📄 Poster Presentation at Spoke 9 Congress - AI-Augmented Delphi

Posted Nov 4, 2025 Updated May 23, 2026

By Enrico Nello

3 min read

our work “AI-Augmented Delphi: Design and Evaluation of a Human-Aligned LLM Workflow for Accelerating Consensus” was selected for a poster presentation at the Spoke 9 Congress — “The Pharmacology of RNA Drugs: an Unmet Pharmacological Need Tackled by the National Centre of RNA Drugs”, held in Milan on November 4–5, 2025 at the beautiful Assolombarda center.

🎯 The Work

developed at Helaglobe, the study introduces an AI-assisted workflow for the Delphi consensus process, applied to the field of RNA-based therapeutics — a fast-growing area that brings both exciting opportunities and new regulatory and safety challenges.

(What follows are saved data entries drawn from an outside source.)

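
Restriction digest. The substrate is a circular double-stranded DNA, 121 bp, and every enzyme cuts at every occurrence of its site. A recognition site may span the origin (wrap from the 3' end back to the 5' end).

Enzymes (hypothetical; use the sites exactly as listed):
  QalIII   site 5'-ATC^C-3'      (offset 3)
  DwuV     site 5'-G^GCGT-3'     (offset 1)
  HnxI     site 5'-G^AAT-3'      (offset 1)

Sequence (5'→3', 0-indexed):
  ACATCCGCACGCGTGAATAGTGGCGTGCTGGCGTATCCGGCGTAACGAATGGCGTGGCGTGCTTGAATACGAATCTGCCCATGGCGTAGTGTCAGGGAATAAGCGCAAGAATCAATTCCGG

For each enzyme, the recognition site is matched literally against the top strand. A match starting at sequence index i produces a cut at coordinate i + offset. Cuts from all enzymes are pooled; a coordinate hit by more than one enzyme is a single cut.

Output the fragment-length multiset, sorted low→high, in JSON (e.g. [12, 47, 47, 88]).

Scan for sites:
  QalIII (ATCC, off=3): starts [2, 34] → cuts [5, 37]
  DwuV (GGCGT, off=1): starts [21, 29, 38, 50, 55, 82] → cuts [22, 30, 39, 51, 56, 83]
  HnxI (GAAT, off=1): starts [14, 46, 64, 70, 96, 108] → cuts [15, 47, 65, 71, 97, 109]

Pooled cuts: [5, 15, 22, 30, 37, 39, 47, 51, 56, 65, 71, 83, 97, 109]

Fragment lengths:
  5→15: 10 bp
  15→22: 7 bp
  22→30: 8 bp
  30→37: 7 bp
  37→39: 2 bp
  39→47: 8 bp
  47→51: 4 bp
  51→56: 5 bp
  56→65: 9 bp
  65→71: 6 bp
  71→83: 12 bp
  83→97: 14 bp
  97→109: 12 bp
  109→5 (wrap): 121-109+5 = 17 bp

[2,4,5,6,7,7,8,8,9,10,12,12,14,17]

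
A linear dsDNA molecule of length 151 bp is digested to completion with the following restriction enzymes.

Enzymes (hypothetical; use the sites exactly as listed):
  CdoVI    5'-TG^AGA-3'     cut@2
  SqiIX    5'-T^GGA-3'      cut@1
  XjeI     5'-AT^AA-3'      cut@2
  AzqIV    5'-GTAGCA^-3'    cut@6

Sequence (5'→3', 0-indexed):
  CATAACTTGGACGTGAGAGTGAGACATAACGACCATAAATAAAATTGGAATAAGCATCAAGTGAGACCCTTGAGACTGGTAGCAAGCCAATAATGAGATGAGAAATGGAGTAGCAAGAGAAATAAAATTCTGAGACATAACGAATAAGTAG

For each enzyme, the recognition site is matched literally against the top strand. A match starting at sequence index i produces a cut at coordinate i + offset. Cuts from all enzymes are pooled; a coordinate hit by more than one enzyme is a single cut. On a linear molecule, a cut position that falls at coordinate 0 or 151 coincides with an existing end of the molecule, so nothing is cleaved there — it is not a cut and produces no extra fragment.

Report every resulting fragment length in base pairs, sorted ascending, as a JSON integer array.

[3,4,4,5,5,5,6,6,6,6,6,6,7,7,7,8,9,9,9,9,12,12]

Site scan:
  CdoVI TGAGA/2: at [13, 19, 61, 70, 93, 98, 130] ⇒ [15, 21, 63, 72, 95, 100, 132]
  SqiIX TGGA/1: at [7, 45, 105] ⇒ [8, 46, 106]
  XjeI ATAA/2: at [1, 25, 34, 38, 49, 89, 121, 136, 143] ⇒ [3, 27, 36, 40, 51, 91, 123, 138, 145]
  AzqIV GTAGCA/6: at [78, 109] ⇒ [84, 115]

All cut coordinates (distinct, sorted): [3, 8, 15, 21, 27, 36, 40, 46, 51, 63, 72, 84, 91, 95, 100, 106, 115, 123, 132, 138, 145]

Fragments:
  [0,3): 3 bp
  [3,8): 5 bp
  [8,15): 7 bp
  [15,21): 6 bp
  [21,27): 6 bp
  [27,36): 9 bp
  [36,40): 4 bp
  [40,46): 6 bp
  [46,51): 5 bp
  [51,63): 12 bp
  [63,72): 9 bp
  [72,84): 12 bp
  [84,91): 7 bp
  [91,95): 4 bp
  [95,100): 5 bp
  [100,106): 6 bp
  [106,115): 9 bp
  [115,123): 8 bp
  [123,132): 9 bp
  [132,138): 6 bp
  [138,145): 7 bp
  [145,151): 6 bp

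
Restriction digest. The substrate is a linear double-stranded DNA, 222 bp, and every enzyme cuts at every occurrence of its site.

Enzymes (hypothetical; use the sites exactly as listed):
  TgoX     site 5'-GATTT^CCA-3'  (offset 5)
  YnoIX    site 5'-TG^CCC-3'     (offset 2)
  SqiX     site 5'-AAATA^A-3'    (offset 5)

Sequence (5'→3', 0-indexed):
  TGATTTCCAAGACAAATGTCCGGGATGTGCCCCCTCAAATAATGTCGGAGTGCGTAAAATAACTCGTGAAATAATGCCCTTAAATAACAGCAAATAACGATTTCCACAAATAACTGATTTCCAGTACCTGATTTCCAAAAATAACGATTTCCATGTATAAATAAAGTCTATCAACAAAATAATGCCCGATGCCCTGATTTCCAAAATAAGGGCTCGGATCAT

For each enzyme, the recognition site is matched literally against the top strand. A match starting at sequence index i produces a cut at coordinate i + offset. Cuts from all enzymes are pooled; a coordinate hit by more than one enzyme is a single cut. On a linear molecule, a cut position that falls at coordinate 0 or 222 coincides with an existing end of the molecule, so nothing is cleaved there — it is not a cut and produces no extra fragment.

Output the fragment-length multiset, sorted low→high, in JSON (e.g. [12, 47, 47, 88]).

Site scan:
  TgoX (GATTTCCA, off=5): starts [1, 98, 115, 129, 145, 195] → cuts [6, 103, 120, 134, 150, 200]
  YnoIX (TGCCC, off=2): starts [27, 74, 182, 189] → cuts [29, 76, 184, 191]
  SqiX (AAATAA, off=5): starts [36, 56, 68, 81, 91, 107, 138, 158, 176, 203] → cuts [41, 61, 73, 86, 96, 112, 143, 163, 181, 208]

All cut coordinates (distinct, sorted): [6, 29, 41, 61, 73, 76, 86, 96, 103, 112, 120, 134, 143, 150, 163, 181, 184, 191, 200, 208]

Fragment lengths:
  [0,6): 6 bp
  [6,29): 23 bp
  [29,41): 12 bp
  [41,61): 20 bp
  [61,73): 12 bp
  [73,76): 3 bp
  [76,86): 10 bp
  [86,96): 10 bp
  [96,103): 7 bp
  [103,112): 9 bp
  [112,120): 8 bp
  [120,134): 14 bp
  [134,143): 9 bp
  [143,150): 7 bp
  [150,163): 13 bp
  [163,181): 18 bp
  [181,184): 3 bp
  [184,191): 7 bp
  [191,200): 9 bp
  [200,208): 8 bp
  [208,222): 14 bp

[3,3,6,7,7,7,8,8,9,9,9,10,10,12,12,13,14,14,18,20,23]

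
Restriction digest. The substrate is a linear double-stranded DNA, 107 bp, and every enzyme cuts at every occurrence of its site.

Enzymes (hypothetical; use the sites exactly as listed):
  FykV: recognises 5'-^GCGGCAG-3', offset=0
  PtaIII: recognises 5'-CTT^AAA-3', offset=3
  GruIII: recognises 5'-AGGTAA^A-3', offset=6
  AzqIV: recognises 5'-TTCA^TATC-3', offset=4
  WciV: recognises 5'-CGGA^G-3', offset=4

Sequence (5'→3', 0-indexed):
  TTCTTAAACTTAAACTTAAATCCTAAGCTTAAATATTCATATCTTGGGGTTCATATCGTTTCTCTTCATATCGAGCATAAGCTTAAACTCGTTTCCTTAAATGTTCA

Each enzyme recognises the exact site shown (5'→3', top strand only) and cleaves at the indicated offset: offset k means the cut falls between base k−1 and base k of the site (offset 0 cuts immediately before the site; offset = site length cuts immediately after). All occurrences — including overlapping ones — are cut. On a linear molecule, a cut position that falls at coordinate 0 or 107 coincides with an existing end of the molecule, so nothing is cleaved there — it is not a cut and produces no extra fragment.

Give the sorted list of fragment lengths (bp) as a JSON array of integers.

[5,6,6,9,9,13,14,14,15,16]

Site scan:
  FykV (GCGGCAG, off=0): no sites
  PtaIII CTTAAA/3: at [2, 8, 14, 27, 81, 95] ⇒ [5, 11, 17, 30, 84, 98]
  GruIII (AGGTAAA, off=6): no sites
  AzqIV TTCATATC/4: at [35, 49, 64] ⇒ [39, 53, 68]
  WciV (CGGAG, off=4): no sites

Pooled cuts: [5, 11, 17, 30, 39, 53, 68, 84, 98]

Fragment lengths:
  [0,5): 5 bp
  [5,11): 6 bp
  [11,17): 6 bp
  [17,30): 13 bp
  [30,39): 9 bp
  [39,53): 14 bp
  [53,68): 15 bp
  [68,84): 16 bp
  [84,98): 14 bp
  [98,107): 9 bp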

what is the Delphi consensus method?
a panel of experts independently rates a set of statements
results are aggregated and shared with the group
statements that don’t reach agreement are revised and re-evaluated in successive rounds
widely used in clinical guidelines, medical research, and policy
the bottleneck: the revision phase is slow and demanding — experts must review feedback, verify literature, and rewrite statements by hand

the core question we set out to answer: can a multi-agent AI system replicate the quality of human expert revision in a Delphi process, while accelerating consensus formation?

🧪 Methods

fifty international panelists — clinicians, researchers, and patient representatives — were split into two parallel groups of 25, each evaluating the same 28 clinical statements in a controlled Delphi process:

arm A — traditional human-led revision
arm B — AI-assisted revision under expert supervision

after round 1, statements that failed to reach the 75% agreement threshold were selected for revision. in arm B, the AI workflow — powered by GPT-4.1 — ran three sequential agents:

reference detection agent — identifies missing or relevant citations
PDF summarization agent — extracts and summarizes supporting literature
statement revision agent — generates evidence-anchored rewrites with explicit change logs and rationale

to ensure evidence grounding, a hybrid RAG module combined a dense retriever (FAISS, weight 0.7) and a sparse retriever (BM25, weight 0.3). all AI-generated outputs underwent dual expert review before entering round 2 — a human-in-the-loop approach to maintain factual accuracy and clinical plausibility.

📊 Results

	round 1 consensus	round 2 consensus	improvement
arm A — human Delphi	71% (20/28)	93% (26/28)	+21.4 pp
arm B — AI-assisted Delphi	46% (13/28)	86% (24/28)	+39.3 pp

the AI-assisted workflow recovered significantly more sub-threshold statements (+39.3 percentage points), closely matching expert-level performance while substantially speeding up the revision process. only 4 statements in arm B and 2 in arm A remained below threshold after round 2.

💡 Key Takeaways

AI can closely match expert performance in structured consensus workflows when properly supervised
retrieval-augmented generation is key: grounding revisions in verified evidence prevents hallucinations and ensures auditability
human-in-the-loop is not optional — it’s what makes the system trustworthy and deployable in clinical settings
the approach is domain-agnostic and could be extended to any Delphi process beyond RNA therapeutics
remaining challenges: reference quality dependency, structured data requirements, and continuous expert oversight

🙏 Thanks

thanks to everyone who made this work possible: Davide Cafiero, Fabio Tedone, Elena Caproni, and Lucia Politi, and to the Helaglobe team.

this research was supported by the Piano Nazionale di Ripresa e Resilienza (PNRR) — within the National Center for Gene Therapy and Drugs based on RNA Technology, in collaboration with the Department of Pharmaceutical Sciences, University of Milan.